During that marriage, Hesseman also joined the Committee, the legendary improvisational comedy troupe. Because the group was radical and controversial Hesseman used a stage name, Don Sturdy, to avoid the undue attention of the California parole board. It was one of the few such precautions he took. By then, Hesseman was in the middle of what he now calls "my 20-year dalliance with drugs," which included marijuana and cocaine. Unsurprisingly many of Hesseman's first acting roles—in the film Petulia, for example, or a TV movie, The Feminist and the Fuzz—were hippies.

It wasn't until 1981, his third season of playing WKRP's brain-warped deejay Dr. Johnny Fever, that Hesseman decided to get off drugs. "It was time to clean up. I'd never liked to work loaded. And I was looking at friends. One almost died because he was on the junkie's treadmill—smack and speed—and he had no immune system left. Some of my friends did die."

Other changes with an equally sobering effect were occurring in 1982. For one, Hesseman's mother died of cancer that year. Then too he had recently met Caroline Ducrocq, 38, a volatile, forthright Parisian actress. "We were in the early stages of courtship, and I wondered what it would be like to be with her and not be loaded," says Hesseman. "I couldn't bring myself to go to a program. I did it on my own. I didn't feel I was that deeply into drugs, but it was difficult."

Ducrocq is still living in Hesseman's Hollywood Hills home, and their relationship is still strong—though Hesseman self-deprecatingly adds, "When I look in the mirror, I don't understand why." These days he rarely drinks and uses no chemicals. He and Caroline both see therapists—one for him, one for her and one they see together. "Suffice it to say that there is an overlapping of shrinkage in our house," laughs Hesseman.

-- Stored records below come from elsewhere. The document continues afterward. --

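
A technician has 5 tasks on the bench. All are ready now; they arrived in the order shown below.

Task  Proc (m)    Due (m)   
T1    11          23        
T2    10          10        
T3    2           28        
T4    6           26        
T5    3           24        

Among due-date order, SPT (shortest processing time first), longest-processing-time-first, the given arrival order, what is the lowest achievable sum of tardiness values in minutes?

8

EDD (increasing due date): T2 T1 T5 T4 T3.
T2: 0→10, due 10, tardiness 0
T1: 10→21, due 23, tardiness 0
T5: 21→24, due 24, tardiness 0
T4: 24→30, due 26, tardiness 4
T3: 30→32, due 28, tardiness 4
Sum = 0+0+0+4+4 = 8.
SPT (increasing processing time): T3 T5 T4 T2 T1.
T3: 0→2, due 28, tardiness 0
T5: 2→5, due 24, tardiness 0
T4: 5→11, due 26, tardiness 0
T2: 11→21, due 10, tardiness 11
T1: 21→32, due 23, tardiness 9
Sum = 0+0+0+11+9 = 20.
LPT (decreasing processing time): T1 T2 T4 T5 T3.
T1: 0→11, due 23, tardiness 0
T2: 11→21, due 10, tardiness 11
T4: 21→27, due 26, tardiness 1
T5: 27→30, due 24, tardiness 6
T3: 30→32, due 28, tardiness 4
Sum = 0+11+1+6+4 = 22.
FIFO (arrival order): T1 T2 T3 T4 T5.
T1: 0→11, due 23, tardiness 0
T2: 11→21, due 10, tardiness 11
T3: 21→23, due 28, tardiness 0
T4: 23→29, due 26, tardiness 3
T5: 29→32, due 24, tardiness 8
Sum = 0+11+0+3+8 = 22.
EDD 8, SPT 20, LPT 22, FIFO 22 → minimum 8.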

Though he keeps his 1964 Cutlass convertible in the driveway, Hesseman uses his 1982 BMW to drive to work—where he picks up an estimated $60,000 per episode. "I've become the person I used to make a meager living satirizing," he says. Yet his income bracket has inspired little conservatism and done nothing to quell his need for provocation. For all his current success, he recalls a night in 1969 as one of his greatest moments as an actor. Performing with the Committee, he was doing an abrasive routine about the Vietnam war. "A woman stood up and said, 'I have two children at home, and if I thought that either of them was going to grow up to be like you, I would smother them in their sleep tonight.' " Hesseman flashes a triumphant crooked grin. "I did my job that evening. I touched her somehow."